GOLDBERGER: It came out of that period when being the tallest seemed to mean everything, and there were great battles over whose skyscraper would be the tallest, and The Chrysler Building was kind of locked in a battle with the building at 40 Wall Street, in Lower Manhattan, the Bank of Manhattan Company. Nobody quite knew whose building would be tallest, they kept revising plans and each would kind of inch over the other. Then, because of this wonderful trick that William Van Alen, the architect, had planned, an extra part of the spire was assembled in secret inside the building and lifted up through a hole in the top and attached so that, in fact, it would actually end up taller. It’s a great piece of skyscraper history. Walter Chrysler was famously difficult and Van Alen and Chrysler did not have an easy time of it. For some reason, their relationship didn’t survive the building, and it was also true that it’s the only really major thing that Van Alen did.

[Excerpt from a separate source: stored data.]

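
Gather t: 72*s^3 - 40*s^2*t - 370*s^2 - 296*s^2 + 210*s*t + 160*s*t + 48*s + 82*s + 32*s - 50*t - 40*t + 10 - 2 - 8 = 72*s^3 - 666*s^2 + 162*s + t*(-40*s^2 + 370*s - 90)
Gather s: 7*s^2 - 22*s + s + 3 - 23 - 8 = 7*s^2 - 21*s - 28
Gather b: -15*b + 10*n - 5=-15*b + 10*n - 5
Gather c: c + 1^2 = c + 1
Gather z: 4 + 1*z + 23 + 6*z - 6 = 7*z + 21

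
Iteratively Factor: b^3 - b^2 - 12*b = (b)*(b^2 - b - 12) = b*(b + 3)*(b - 4)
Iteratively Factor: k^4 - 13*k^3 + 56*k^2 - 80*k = (k - 4)*(k^3 - 9*k^2 + 20*k) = k*(k - 4)*(k^2 - 9*k + 20) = k*(k - 4)^2*(k - 5)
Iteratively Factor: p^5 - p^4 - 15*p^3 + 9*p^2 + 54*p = (p - 3)*(p^4 + 2*p^3 - 9*p^2 - 18*p) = (p - 3)^2*(p^3 + 5*p^2 + 6*p) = (p - 3)^2*(p + 2)*(p^2 + 3*p) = p*(p - 3)^2*(p + 2)*(p + 3)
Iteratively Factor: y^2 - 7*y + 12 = (y - 4)*(y - 3)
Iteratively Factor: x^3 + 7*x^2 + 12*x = (x)*(x^2 + 7*x + 12) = x*(x + 3)*(x + 4)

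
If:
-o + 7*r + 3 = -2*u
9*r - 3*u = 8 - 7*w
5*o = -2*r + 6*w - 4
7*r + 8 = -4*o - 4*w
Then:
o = -1339/744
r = 113/372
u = -5153/1488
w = -363/496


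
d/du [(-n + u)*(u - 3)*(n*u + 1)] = -n*(n - u)*(u - 3) - (n - u)*(n*u + 1) + (u - 3)*(n*u + 1)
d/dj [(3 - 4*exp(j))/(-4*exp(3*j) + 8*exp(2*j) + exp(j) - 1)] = ((4*exp(j) - 3)*(-12*exp(2*j) + 16*exp(j) + 1) + 16*exp(3*j) - 32*exp(2*j) - 4*exp(j) + 4)*exp(j)/(4*exp(3*j) - 8*exp(2*j) - exp(j) + 1)^2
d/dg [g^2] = 2*g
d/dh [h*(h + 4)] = 2*h + 4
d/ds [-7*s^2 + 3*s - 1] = 3 - 14*s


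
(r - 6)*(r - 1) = r^2 - 7*r + 6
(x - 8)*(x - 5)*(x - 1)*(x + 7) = x^4 - 7*x^3 - 45*x^2 + 331*x - 280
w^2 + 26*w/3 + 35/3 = (w + 5/3)*(w + 7)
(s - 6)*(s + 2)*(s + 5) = s^3 + s^2 - 32*s - 60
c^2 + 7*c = c*(c + 7)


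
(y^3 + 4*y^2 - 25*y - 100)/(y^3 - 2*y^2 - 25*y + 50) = (y + 4)/(y - 2)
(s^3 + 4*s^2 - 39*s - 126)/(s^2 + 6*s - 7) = (s^2 - 3*s - 18)/(s - 1)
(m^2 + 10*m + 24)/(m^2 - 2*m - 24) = (m + 6)/(m - 6)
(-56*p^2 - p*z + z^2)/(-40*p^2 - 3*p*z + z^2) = (7*p + z)/(5*p + z)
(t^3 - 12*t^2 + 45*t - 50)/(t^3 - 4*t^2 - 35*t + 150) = (t - 2)/(t + 6)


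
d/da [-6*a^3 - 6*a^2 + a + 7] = -18*a^2 - 12*a + 1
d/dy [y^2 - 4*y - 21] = 2*y - 4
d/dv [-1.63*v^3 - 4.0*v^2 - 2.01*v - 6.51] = -4.89*v^2 - 8.0*v - 2.01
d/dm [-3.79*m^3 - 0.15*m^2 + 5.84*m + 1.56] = -11.37*m^2 - 0.3*m + 5.84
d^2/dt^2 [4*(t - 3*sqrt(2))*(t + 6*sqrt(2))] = 8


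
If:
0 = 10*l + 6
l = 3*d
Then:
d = -1/5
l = -3/5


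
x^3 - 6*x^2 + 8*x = x*(x - 4)*(x - 2)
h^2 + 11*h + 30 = (h + 5)*(h + 6)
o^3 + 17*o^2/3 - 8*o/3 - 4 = (o - 1)*(o + 2/3)*(o + 6)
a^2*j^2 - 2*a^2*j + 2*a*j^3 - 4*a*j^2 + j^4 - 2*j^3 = j*(a + j)^2*(j - 2)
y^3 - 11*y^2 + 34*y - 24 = (y - 6)*(y - 4)*(y - 1)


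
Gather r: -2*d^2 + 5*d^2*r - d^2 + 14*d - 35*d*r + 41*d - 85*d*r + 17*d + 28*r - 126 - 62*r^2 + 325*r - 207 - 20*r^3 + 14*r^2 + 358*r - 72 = -3*d^2 + 72*d - 20*r^3 - 48*r^2 + r*(5*d^2 - 120*d + 711) - 405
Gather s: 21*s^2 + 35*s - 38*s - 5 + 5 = 21*s^2 - 3*s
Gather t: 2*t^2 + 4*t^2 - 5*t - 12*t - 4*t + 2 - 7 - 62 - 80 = 6*t^2 - 21*t - 147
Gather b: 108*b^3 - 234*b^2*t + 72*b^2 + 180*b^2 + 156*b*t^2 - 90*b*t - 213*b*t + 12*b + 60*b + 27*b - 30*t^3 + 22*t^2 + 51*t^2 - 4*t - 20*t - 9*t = 108*b^3 + b^2*(252 - 234*t) + b*(156*t^2 - 303*t + 99) - 30*t^3 + 73*t^2 - 33*t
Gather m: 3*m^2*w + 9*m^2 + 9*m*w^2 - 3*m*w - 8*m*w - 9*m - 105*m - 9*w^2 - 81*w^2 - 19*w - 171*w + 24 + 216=m^2*(3*w + 9) + m*(9*w^2 - 11*w - 114) - 90*w^2 - 190*w + 240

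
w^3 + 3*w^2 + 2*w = w*(w + 1)*(w + 2)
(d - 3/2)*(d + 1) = d^2 - d/2 - 3/2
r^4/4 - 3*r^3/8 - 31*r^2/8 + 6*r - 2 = (r/4 + 1)*(r - 4)*(r - 1)*(r - 1/2)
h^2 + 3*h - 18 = (h - 3)*(h + 6)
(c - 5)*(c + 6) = c^2 + c - 30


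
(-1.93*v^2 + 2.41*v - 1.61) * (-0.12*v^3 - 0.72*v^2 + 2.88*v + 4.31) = 0.2316*v^5 + 1.1004*v^4 - 7.1004*v^3 - 0.218299999999999*v^2 + 5.7503*v - 6.9391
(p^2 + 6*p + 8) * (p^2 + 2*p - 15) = p^4 + 8*p^3 + 5*p^2 - 74*p - 120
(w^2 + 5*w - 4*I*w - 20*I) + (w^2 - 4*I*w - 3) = 2*w^2 + 5*w - 8*I*w - 3 - 20*I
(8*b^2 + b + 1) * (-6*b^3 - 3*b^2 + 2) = -48*b^5 - 30*b^4 - 9*b^3 + 13*b^2 + 2*b + 2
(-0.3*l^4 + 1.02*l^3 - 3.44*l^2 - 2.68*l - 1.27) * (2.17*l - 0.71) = -0.651*l^5 + 2.4264*l^4 - 8.189*l^3 - 3.3732*l^2 - 0.8531*l + 0.9017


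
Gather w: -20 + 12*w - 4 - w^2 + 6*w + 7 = -w^2 + 18*w - 17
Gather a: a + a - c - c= 2*a - 2*c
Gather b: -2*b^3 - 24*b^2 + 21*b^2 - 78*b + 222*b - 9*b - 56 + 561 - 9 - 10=-2*b^3 - 3*b^2 + 135*b + 486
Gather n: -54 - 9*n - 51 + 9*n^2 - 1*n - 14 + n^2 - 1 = 10*n^2 - 10*n - 120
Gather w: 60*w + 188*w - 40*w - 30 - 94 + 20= 208*w - 104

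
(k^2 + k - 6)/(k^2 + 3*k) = (k - 2)/k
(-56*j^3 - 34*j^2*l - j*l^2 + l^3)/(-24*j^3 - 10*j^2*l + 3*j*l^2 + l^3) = (7*j - l)/(3*j - l)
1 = 1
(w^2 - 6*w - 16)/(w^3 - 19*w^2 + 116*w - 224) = (w + 2)/(w^2 - 11*w + 28)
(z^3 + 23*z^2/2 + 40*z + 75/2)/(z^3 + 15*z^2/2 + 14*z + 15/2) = (z + 5)/(z + 1)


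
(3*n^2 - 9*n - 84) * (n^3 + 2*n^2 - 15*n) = 3*n^5 - 3*n^4 - 147*n^3 - 33*n^2 + 1260*n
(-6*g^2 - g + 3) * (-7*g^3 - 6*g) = 42*g^5 + 7*g^4 + 15*g^3 + 6*g^2 - 18*g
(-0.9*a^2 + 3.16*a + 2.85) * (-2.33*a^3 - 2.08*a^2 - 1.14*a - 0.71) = 2.097*a^5 - 5.4908*a^4 - 12.1873*a^3 - 8.8914*a^2 - 5.4926*a - 2.0235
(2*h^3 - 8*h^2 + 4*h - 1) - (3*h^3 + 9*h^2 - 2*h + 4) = -h^3 - 17*h^2 + 6*h - 5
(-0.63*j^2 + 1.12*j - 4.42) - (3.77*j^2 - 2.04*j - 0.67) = -4.4*j^2 + 3.16*j - 3.75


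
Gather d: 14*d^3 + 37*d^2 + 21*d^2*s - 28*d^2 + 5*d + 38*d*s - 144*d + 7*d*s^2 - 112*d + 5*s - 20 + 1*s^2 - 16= 14*d^3 + d^2*(21*s + 9) + d*(7*s^2 + 38*s - 251) + s^2 + 5*s - 36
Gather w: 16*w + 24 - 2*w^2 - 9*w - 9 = -2*w^2 + 7*w + 15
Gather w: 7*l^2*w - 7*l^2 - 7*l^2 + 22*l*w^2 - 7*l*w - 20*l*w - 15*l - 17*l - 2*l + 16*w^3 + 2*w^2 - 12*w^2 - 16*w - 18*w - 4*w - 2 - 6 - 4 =-14*l^2 - 34*l + 16*w^3 + w^2*(22*l - 10) + w*(7*l^2 - 27*l - 38) - 12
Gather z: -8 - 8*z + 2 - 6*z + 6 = -14*z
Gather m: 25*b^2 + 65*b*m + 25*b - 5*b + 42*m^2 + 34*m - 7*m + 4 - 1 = 25*b^2 + 20*b + 42*m^2 + m*(65*b + 27) + 3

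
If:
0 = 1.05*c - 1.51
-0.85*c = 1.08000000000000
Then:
No Solution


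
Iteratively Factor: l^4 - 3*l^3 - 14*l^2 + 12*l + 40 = (l + 2)*(l^3 - 5*l^2 - 4*l + 20) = (l - 5)*(l + 2)*(l^2 - 4) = (l - 5)*(l - 2)*(l + 2)*(l + 2)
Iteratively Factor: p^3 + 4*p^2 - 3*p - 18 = (p + 3)*(p^2 + p - 6) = (p + 3)^2*(p - 2)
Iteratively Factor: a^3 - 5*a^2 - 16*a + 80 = (a + 4)*(a^2 - 9*a + 20) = (a - 4)*(a + 4)*(a - 5)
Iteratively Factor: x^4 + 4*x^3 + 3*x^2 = (x)*(x^3 + 4*x^2 + 3*x) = x*(x + 1)*(x^2 + 3*x) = x^2*(x + 1)*(x + 3)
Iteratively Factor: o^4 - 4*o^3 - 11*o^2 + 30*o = (o - 5)*(o^3 + o^2 - 6*o) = (o - 5)*(o + 3)*(o^2 - 2*o) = (o - 5)*(o - 2)*(o + 3)*(o)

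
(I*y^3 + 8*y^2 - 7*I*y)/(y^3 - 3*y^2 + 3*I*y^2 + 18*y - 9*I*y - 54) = y*(I*y^2 + 8*y - 7*I)/(y^3 + 3*y^2*(-1 + I) + 9*y*(2 - I) - 54)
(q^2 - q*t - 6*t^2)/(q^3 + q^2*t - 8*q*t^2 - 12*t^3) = 1/(q + 2*t)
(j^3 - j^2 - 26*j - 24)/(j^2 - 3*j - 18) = (j^2 + 5*j + 4)/(j + 3)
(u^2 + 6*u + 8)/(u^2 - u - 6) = (u + 4)/(u - 3)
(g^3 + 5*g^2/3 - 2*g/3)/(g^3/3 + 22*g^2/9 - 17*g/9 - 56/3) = 3*g*(3*g^2 + 5*g - 2)/(3*g^3 + 22*g^2 - 17*g - 168)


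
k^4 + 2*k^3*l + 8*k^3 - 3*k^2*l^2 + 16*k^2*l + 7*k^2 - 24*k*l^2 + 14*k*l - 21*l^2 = (k + 1)*(k + 7)*(k - l)*(k + 3*l)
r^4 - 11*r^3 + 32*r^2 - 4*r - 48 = (r - 6)*(r - 4)*(r - 2)*(r + 1)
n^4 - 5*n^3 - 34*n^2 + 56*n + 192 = (n - 8)*(n - 3)*(n + 2)*(n + 4)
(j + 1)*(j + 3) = j^2 + 4*j + 3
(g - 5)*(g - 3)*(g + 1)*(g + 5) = g^4 - 2*g^3 - 28*g^2 + 50*g + 75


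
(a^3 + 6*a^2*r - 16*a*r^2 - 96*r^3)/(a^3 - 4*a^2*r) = 1 + 10*r/a + 24*r^2/a^2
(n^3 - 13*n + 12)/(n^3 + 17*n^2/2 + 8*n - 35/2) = 2*(n^2 + n - 12)/(2*n^2 + 19*n + 35)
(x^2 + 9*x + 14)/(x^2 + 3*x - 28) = (x + 2)/(x - 4)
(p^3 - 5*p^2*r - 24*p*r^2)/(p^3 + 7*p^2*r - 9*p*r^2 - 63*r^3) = p*(p - 8*r)/(p^2 + 4*p*r - 21*r^2)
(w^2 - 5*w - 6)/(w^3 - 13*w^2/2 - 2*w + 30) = 2*(w + 1)/(2*w^2 - w - 10)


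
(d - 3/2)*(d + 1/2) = d^2 - d - 3/4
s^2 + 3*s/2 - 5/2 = (s - 1)*(s + 5/2)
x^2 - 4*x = x*(x - 4)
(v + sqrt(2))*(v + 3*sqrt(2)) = v^2 + 4*sqrt(2)*v + 6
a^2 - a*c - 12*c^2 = (a - 4*c)*(a + 3*c)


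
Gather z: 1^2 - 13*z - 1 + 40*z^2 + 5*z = 40*z^2 - 8*z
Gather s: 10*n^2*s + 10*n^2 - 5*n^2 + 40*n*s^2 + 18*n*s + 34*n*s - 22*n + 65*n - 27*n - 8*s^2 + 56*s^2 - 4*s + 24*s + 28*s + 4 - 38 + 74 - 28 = 5*n^2 + 16*n + s^2*(40*n + 48) + s*(10*n^2 + 52*n + 48) + 12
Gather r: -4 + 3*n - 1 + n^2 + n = n^2 + 4*n - 5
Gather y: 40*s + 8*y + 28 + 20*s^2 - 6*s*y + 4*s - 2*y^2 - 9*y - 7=20*s^2 + 44*s - 2*y^2 + y*(-6*s - 1) + 21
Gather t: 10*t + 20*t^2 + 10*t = 20*t^2 + 20*t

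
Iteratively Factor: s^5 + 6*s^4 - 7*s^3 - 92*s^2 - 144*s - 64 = (s - 4)*(s^4 + 10*s^3 + 33*s^2 + 40*s + 16) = (s - 4)*(s + 1)*(s^3 + 9*s^2 + 24*s + 16) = (s - 4)*(s + 1)*(s + 4)*(s^2 + 5*s + 4) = (s - 4)*(s + 1)*(s + 4)^2*(s + 1)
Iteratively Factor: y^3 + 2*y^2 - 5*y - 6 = (y - 2)*(y^2 + 4*y + 3) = (y - 2)*(y + 3)*(y + 1)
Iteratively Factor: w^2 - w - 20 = (w - 5)*(w + 4)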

Most really serious architecture people, most serious critics, historians, and academics, did not think very much of The Chrysler Building. They found it kind of vulgar. Lovers of old-fashioned buildings thought it was too modern, the lovers of much more ambitiously modern buildings thought it was too fussy and decorative. Then of course, as history played out, The Chrysler Building and William Van Alen had the last laugh because it became everybody’s favorite. All great architecture comes down to something in the end you can’t quite explain. We can talk all we want about proportions and scale and use of material and inventiveness and harmonic balance between different elements, and all that is true, but it can take you 98, 99% toward understanding greatness, but that last percent is something you just can’t put into words.